Fig. 1: IGF-1R associates with adverse outcome in paediatric but not adult HGG.

a Representative images of adult and paediatric HGGs scored 0–3 for IGF-1R intensity, with normal brain for comparison. Scale bar 100 μm. b Percentages of adult (n = 305) and paediatric (n = 103) HGGs scored 0–3 for IGF-1R staining intensity. c IGF-1R score by IDH1R132H mutation status in aHGG. There were 45/305 cases with mutant IDH1 including 26 of 208 cases (12.5%) with negative/weak IGF-1R (score 0-1) and 19 of 97 with moderate/strong IGF-1R (19.5%, p = 0.12, Chi-square test). d IGF-1R score by H3.3 status in pHGG. The 47 wild-type H3.3 pHGGs included 26 with negative/weak and 21 moderate/high IGF-1R, while the equivalent data for the nine H3.3 mutant tumours were 4 and 5, respectively (p = 0.55, Chi-square test). e, f Kaplan-Meier survival curves for e, adult (n = 260) and f, paediatric patients (n = 65) by intensity of IGF-1R staining.

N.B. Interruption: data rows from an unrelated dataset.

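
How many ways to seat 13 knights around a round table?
Circular: fix one position, arrange the rest. (13-1)! = 479001600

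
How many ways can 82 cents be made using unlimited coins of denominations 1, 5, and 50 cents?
Coefficient of x^82 in 1/(1-x^1) · 1/(1-x^5) · 1/(1-x^50). Case on j = number of 50-cent coins (j = 0..1); remainder r = 82 - 50j is made from {1,5} in ⌊r/5⌋+1 ways. r = 82, 32 → 17 + 7 = 24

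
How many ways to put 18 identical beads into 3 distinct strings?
C(18+3-1, 3-1) = C(20, 2) = 190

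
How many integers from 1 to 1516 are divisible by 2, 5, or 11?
⌊1516/2⌋+⌊1516/5⌋+⌊1516/11⌋ - ⌊1516/10⌋-⌊1516/22⌋-⌊1516/55⌋ + ⌊1516/110⌋ = 758+303+137 - 151-68-27 + 13 = 965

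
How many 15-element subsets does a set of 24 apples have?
C(24,15) = 24!/(15!×9!) = 1307504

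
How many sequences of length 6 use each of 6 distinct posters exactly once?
6! = 720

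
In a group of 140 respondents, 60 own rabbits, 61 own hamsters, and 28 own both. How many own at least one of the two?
|A∪B| = |A| + |B| - |A∩B| = 60 + 61 - 28 = 93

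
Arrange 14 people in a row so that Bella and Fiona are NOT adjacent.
Total - adjacent = 14! - (14-1)!×2 = 87178291200 - 12454041600 = 74724249600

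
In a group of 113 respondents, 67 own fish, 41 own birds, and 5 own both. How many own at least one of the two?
|A∪B| = |A| + |B| - |A∩B| = 67 + 41 - 5 = 103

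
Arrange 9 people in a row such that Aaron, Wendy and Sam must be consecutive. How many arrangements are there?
Treat the 3 as one block: (9-3+1)! × 3! = 5040 × 6 = 30240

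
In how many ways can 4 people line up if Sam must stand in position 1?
Fix one position: (4-1)! = 6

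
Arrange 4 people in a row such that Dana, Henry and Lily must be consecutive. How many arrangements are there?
Treat the 3 as one block: (4-3+1)! × 3! = 2 × 6 = 12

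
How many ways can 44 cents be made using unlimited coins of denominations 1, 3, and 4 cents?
Coefficient of x^44 in 1/(1-x^1) · 1/(1-x^3) · 1/(1-x^4). Case on j = number of 4-cent coins (j = 0..11); remainder r = 44 - 4j is made from {1,3} in ⌊r/3⌋+1 ways. r = 44, 40, 36, 32, 28, 24, 20, 16, 12, 8, 4, 0 → 15 + 14 + 13 + 11 + 10 + 9 + 7 + 6 + 5 + 3 + 2 + 1 = 96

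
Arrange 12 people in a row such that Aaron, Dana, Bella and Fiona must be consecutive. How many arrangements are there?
Treat the 4 as one block: (12-4+1)! × 4! = 362880 × 24 = 8709120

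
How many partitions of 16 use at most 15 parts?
By conjugation, equals partitions of 16 into parts ≤ 15. Let r_j(i) = number of partitions of i into parts ≤ j, for i = 0..16. r_1(i) = 1 for all i; r_j(i) = r_{j-1}(i) + r_j(i-j). Rows j = 2..15: ≤2: 1 1 2 2 3 3 4 4 5 5 6 6 7 7 8 8 9; ≤3: 1 1 2 3 4 5 7 8 10 12 14 16 19 21 24 27 30; ≤4: 1 1 2 3 5 6 9 11 15 18 23 27 34 39 47 54 64; ≤5: 1 1 2 3 5 7 10 13 18 23 30 37 47 57 70 84 101; ≤6: 1 1 2 3 5 7 11 14 20 26 35 44 58 71 90 110 136; ≤7: 1 1 2 3 5 7 11 15 21 28 38 49 65 82 105 131 164; ≤8: 1 1 2 3 5 7 11 15 22 29 40 52 70 89 116 146 186; ≤9: 1 1 2 3 5 7 11 15 22 30 41 54 73 94 123 157 201; ≤10: 1 1 2 3 5 7 11 15 22 30 42 55 75 97 128 164 212; ≤11: 1 1 2 3 5 7 11 15 22 30 42 56 76 99 131 169 219; ≤12: 1 1 2 3 5 7 11 15 22 30 42 56 77 100 133 172 224; ≤13: 1 1 2 3 5 7 11 15 22 30 42 56 77 101 134 174 227; ≤14: 1 1 2 3 5 7 11 15 22 30 42 56 77 101 135 175 229; ≤15: 1 1 2 3 5 7 11 15 22 30 42 56 77 101 135 176 230. r_15(16) = 230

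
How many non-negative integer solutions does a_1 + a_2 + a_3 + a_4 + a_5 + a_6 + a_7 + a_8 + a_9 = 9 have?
C(9+9-1, 9-1) = C(17, 8) = 24310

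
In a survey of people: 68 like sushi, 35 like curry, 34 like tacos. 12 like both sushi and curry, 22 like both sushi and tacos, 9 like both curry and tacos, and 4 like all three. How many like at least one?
|A∪B∪C| = 68+35+34-12-22-9+4 = 98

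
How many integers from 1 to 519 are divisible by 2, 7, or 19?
⌊519/2⌋+⌊519/7⌋+⌊519/19⌋ - ⌊519/14⌋-⌊519/38⌋-⌊519/133⌋ + ⌊519/266⌋ = 259+74+27 - 37-13-3 + 1 = 308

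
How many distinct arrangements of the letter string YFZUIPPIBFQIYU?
14! / (1! × 2! × 2! × 2! × 1! × 2! × 1! × 3!) = 908107200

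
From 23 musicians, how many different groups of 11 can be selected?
C(23,11) = 23!/(11!×12!) = 1352078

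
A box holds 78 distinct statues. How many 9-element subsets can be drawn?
C(78,9) = 78!/(9!×69!) = 182364632450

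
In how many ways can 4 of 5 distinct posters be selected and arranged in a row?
P(5,4) = 5!/(5-4)! = 120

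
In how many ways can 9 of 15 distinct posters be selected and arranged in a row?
P(15,9) = 15!/(15-9)! = 1816214400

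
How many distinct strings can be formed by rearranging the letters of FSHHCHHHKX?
10! / (1! × 5! × 1! × 1! × 1! × 1!) = 30240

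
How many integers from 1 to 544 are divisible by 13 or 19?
⌊544/13⌋ + ⌊544/19⌋ - ⌊544/247⌋ = 41 + 28 - 2 = 67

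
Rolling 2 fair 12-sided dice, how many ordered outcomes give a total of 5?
Coefficient of x^5 in (x + x² + ... + x^12)^2. By inclusion-exclusion on dice exceeding 12: Σ_j (-1)^j C(2,j)·C(5-1-12j, 1) = C(2,0)·C(4,1) = 1·4 = 4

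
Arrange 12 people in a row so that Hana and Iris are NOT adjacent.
Total - adjacent = 12! - (12-1)!×2 = 479001600 - 79833600 = 399168000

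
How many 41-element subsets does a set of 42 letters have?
C(42,41) = 42!/(41!×1!) = 42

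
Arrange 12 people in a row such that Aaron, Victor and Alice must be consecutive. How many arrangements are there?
Treat the 3 as one block: (12-3+1)! × 3! = 3628800 × 6 = 21772800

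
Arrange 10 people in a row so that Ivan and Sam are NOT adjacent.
Total - adjacent = 10! - (10-1)!×2 = 3628800 - 725760 = 2903040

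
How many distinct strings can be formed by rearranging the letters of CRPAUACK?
8! / (1! × 1! × 1! × 2! × 1! × 2!) = 10080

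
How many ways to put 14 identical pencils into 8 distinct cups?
C(14+8-1, 8-1) = C(21, 7) = 116280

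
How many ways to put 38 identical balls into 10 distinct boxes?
C(38+10-1, 10-1) = C(47, 9) = 1362649145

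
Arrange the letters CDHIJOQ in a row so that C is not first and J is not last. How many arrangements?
By inclusion-exclusion: 7! - 2×(7-1)! + (7-2)! = 5040 - 1440 + 120 = 3720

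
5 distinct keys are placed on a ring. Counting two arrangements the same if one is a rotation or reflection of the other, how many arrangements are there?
(5-1)!/2 = 24/2 = 12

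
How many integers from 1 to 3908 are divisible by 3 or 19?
⌊3908/3⌋ + ⌊3908/19⌋ - ⌊3908/57⌋ = 1302 + 205 - 68 = 1439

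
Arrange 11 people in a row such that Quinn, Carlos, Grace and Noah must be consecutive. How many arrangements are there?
Treat the 4 as one block: (11-4+1)! × 4! = 40320 × 24 = 967680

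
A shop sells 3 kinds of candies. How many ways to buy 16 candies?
C(16+3-1, 3-1) = C(18, 2) = 153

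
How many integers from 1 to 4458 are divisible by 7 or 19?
⌊4458/7⌋ + ⌊4458/19⌋ - ⌊4458/133⌋ = 636 + 234 - 33 = 837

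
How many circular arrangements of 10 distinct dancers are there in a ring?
Circular: fix one position, arrange the rest. (10-1)! = 362880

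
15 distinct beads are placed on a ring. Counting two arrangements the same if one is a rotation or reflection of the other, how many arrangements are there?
(15-1)!/2 = 87178291200/2 = 43589145600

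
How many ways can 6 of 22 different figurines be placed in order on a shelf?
P(22,6) = 22!/(22-6)! = 53721360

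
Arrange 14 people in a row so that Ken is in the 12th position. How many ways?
Fix one position: (14-1)! = 6227020800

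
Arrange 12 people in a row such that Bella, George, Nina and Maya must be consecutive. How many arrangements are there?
Treat the 4 as one block: (12-4+1)! × 4! = 362880 × 24 = 8709120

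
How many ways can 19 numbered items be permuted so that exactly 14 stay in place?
Choose the 14 fixed points C(19,14) = 11628, derange the rest: !5 = Σ_{j=0}^{5} (-1)^j·5!/j! = 120 - 120 + 60 - 20 + 5 - 1 = 44. Product = 11628 × 44 = 511632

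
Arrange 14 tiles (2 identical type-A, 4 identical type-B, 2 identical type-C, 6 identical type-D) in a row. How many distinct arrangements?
14! / (2! × 4! × 2! × 6!) = 1261260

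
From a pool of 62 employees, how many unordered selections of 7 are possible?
C(62,7) = 62!/(7!×55!) = 491796152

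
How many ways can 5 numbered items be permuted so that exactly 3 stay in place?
Choose the 3 fixed points C(5,3) = 10, derange the rest: !2 = Σ_{j=0}^{2} (-1)^j·2!/j! = 2 - 2 + 1 = 1. Product = 10 × 1 = 10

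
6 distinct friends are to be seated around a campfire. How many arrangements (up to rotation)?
Circular: fix one position, arrange the rest. (6-1)! = 120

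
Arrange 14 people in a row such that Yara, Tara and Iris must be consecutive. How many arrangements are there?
Treat the 3 as one block: (14-3+1)! × 3! = 479001600 × 6 = 2874009600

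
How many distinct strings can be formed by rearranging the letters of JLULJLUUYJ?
10! / (3! × 3! × 1! × 3!) = 16800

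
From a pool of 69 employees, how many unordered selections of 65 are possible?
C(69,65) = 69!/(65!×4!) = 864501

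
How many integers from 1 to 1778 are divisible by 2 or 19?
⌊1778/2⌋ + ⌊1778/19⌋ - ⌊1778/38⌋ = 889 + 93 - 46 = 936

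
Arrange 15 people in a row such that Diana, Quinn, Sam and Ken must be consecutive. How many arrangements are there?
Treat the 4 as one block: (15-4+1)! × 4! = 479001600 × 24 = 11496038400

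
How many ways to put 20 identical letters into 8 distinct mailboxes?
C(20+8-1, 8-1) = C(27, 7) = 888030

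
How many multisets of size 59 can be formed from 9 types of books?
C(59+9-1, 9-1) = C(67, 8) = 6522361560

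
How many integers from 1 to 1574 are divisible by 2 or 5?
⌊1574/2⌋ + ⌊1574/5⌋ - ⌊1574/10⌋ = 787 + 314 - 157 = 944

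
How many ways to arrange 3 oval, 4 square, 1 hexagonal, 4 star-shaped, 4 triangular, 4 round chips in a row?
20! / (3! × 4! × 1! × 4! × 4! × 4!) = 1222160940000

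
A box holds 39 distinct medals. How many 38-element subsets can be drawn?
C(39,38) = 39!/(38!×1!) = 39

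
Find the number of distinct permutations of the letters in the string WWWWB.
5! / (4! × 1!) = 5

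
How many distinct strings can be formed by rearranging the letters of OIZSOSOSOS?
10! / (1! × 4! × 4! × 1!) = 6300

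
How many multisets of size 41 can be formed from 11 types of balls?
C(41+11-1, 11-1) = C(51, 10) = 12777711870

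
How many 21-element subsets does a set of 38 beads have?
C(38,21) = 38!/(21!×17!) = 28781143380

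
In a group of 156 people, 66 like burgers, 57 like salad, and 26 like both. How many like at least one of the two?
|A∪B| = |A| + |B| - |A∩B| = 66 + 57 - 26 = 97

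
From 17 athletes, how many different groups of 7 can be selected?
C(17,7) = 17!/(7!×10!) = 19448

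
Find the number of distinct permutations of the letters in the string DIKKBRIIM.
9! / (3! × 1! × 1! × 1! × 1! × 2!) = 30240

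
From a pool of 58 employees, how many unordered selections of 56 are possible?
C(58,56) = 58!/(56!×2!) = 1653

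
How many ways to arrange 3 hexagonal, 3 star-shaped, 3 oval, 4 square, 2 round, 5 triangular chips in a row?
20! / (3! × 3! × 3! × 4! × 2! × 5!) = 1955457504000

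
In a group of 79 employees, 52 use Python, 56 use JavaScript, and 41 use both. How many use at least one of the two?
|A∪B| = |A| + |B| - |A∩B| = 52 + 56 - 41 = 67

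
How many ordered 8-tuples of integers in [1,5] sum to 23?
Coefficient of x^23 in (x + x² + ... + x^5)^8. By inclusion-exclusion on dice exceeding 5: Σ_j (-1)^j C(8,j)·C(23-1-5j, 7) = C(8,0)·C(22,7) - C(8,1)·C(17,7) + C(8,2)·C(12,7) - C(8,3)·C(7,7) = 1·170544 - 8·19448 + 28·792 - 56·1 = 37080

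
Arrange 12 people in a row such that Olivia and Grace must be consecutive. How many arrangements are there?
Treat the 2 as one block: (12-2+1)! × 2! = 39916800 × 2 = 79833600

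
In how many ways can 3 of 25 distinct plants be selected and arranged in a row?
P(25,3) = 25!/(25-3)! = 13800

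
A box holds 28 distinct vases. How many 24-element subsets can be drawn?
C(28,24) = 28!/(24!×4!) = 20475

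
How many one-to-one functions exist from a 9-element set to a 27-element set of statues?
P(27,9) = 27!/(27-9)! = 1700755056000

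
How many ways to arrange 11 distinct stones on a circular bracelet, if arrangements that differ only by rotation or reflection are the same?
(11-1)!/2 = 3628800/2 = 1814400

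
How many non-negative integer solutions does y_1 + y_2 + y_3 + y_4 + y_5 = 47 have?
C(47+5-1, 5-1) = C(51, 4) = 249900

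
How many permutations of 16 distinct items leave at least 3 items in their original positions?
Exactly j fixed points: C(16,j)·!(16-j); sum over j ≥ 3 (derangement numbers via !m = (m-1)·(!(m-1) + !(m-2)): !0..!13 = 1, 0, 1, 2, 9, 44, 265, 1854, 14833, 133496, 1334961, 14684570, 176214841, 2290792932). Σ_{j=3}^{16} C(16,j)·!(16-j) = C(16,3)·!13 + C(16,4)·!12 + C(16,5)·!11 + C(16,6)·!10 + C(16,7)·!9 + C(16,8)·!8 + C(16,9)·!7 + C(16,10)·!6 + C(16,11)·!5 + C(16,12)·!4 + C(16,13)·!3 + C(16,14)·!2 + C(16,15)·!1 + C(16,16)·!0 = 560·2290792932 + 1820·176214841 + 4368·14684570 + 8008·1334961 + 11440·133496 + 12870·14833 + 11440·1854 + 8008·265 + 4368·44 + 1820·9 + 560·2 + 120·1 + 16·0 + 1·1 = 1680129258631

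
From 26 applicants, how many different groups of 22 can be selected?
C(26,22) = 26!/(22!×4!) = 14950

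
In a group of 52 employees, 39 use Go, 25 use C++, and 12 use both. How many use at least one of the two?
|A∪B| = |A| + |B| - |A∩B| = 39 + 25 - 12 = 52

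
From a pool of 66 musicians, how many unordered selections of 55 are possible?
C(66,55) = 66!/(55!×11!) = 1074082795968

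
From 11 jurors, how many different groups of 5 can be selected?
C(11,5) = 11!/(5!×6!) = 462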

There was no difference in outcome by IGF-1R score in the adult patients, with median overall survival of 10.4 months in those whose tumours scored negative/weak, and 10.0 months for those with moderate/strong IGF-1R tumours (p = 0.8251). Paediatric patients whose tumours scored 2–3 (moderate/strong) for IGF-1R had significantly shorter survival than those whose tumours scored 0–1 for IGF-1R (13.5 months vs 29 months, p = 0.011 by Log-Rank [Mantel-Cox] test).